Now onto the question itself. Unfortunately, I didn't end up reading those books. I did have them on the list! Up on the top of it as well! There was no excuse for my inability to read her recommendation. And when Ira went missing, reading the books never even came to mind. I hope you can forgive me Ira. If there is a way to still read books where we are now, it'll be the first thing I do. I promise!
"She's…. smiling?"
"That's something. Keep going!"
"Okay. I'm…. going to assume no, because of everything that was going on. So, I won't talk about it. It's historical and the romance stuff is pretty interesting. N-Not that I enjoy that type of story or anything, it's just well, anyone can appreciate a well written romance story. So there. On the book you recommended me. I didn't get a chance to read it yet, for obvious reasons. I didn't think I would ever even be able to consider opening up that book. I thought when you saw me outside in the snow, it would be the last time I would see you. There was so much I wished I could say and I missed it. I missed my chance to say goodbye to you properly. I abandoned you without even….."
Ira. You are too kind to someone like me. But you don't need to be sorry. In fact, what happened is something good. The world returned to normal as it should. It was always meant to happen. I knew it as well, that our friendship could never last forever, it just happened sooner then I thought. But, in a way we did get to say goodbye. When your lifeless body eyes' stared at me for that brief moment, reacting to my poem. That's all I needed. You acknowledging me now, is far more then I ever wanted.
A drop of liquid falls onto my face.
Ira…. please don't cry for me.
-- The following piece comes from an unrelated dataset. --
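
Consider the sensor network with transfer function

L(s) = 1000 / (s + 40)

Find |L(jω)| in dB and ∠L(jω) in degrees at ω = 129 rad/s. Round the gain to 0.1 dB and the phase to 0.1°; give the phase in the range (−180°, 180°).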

I…. I'll start crying too. Please….
"Asya. I don't know what happened to us, or where we even are. But, I promise one thing for sure, I'll spend every moment I have left with you and Marina. I…. I love you both so much."
"Aw, Ira. Finally getting soft! I love you too!"
"Y-Yeah. So Asya, when you are ready, I want to talk to you again. To be friends with you properly, instead of ignoring you like I had been."
Friends with me.
Ira…. of course. I accept. This feeling in my chest. This burst of happiness! It's like a flower inside me is blooming after a bright sun shined all over it.
I need to wake up.
I need to meet her gaze.
So, I force my eyes open.
I look up and see Ira staring down at me with tears in her eyes.
Thank you, thank you so much. This act of mercy you have given me to see everyone again, I'll cherish it always.
Thank you….
I love you so much.
I feel my eyes begin to water as I meet Ira's gaze with a smile.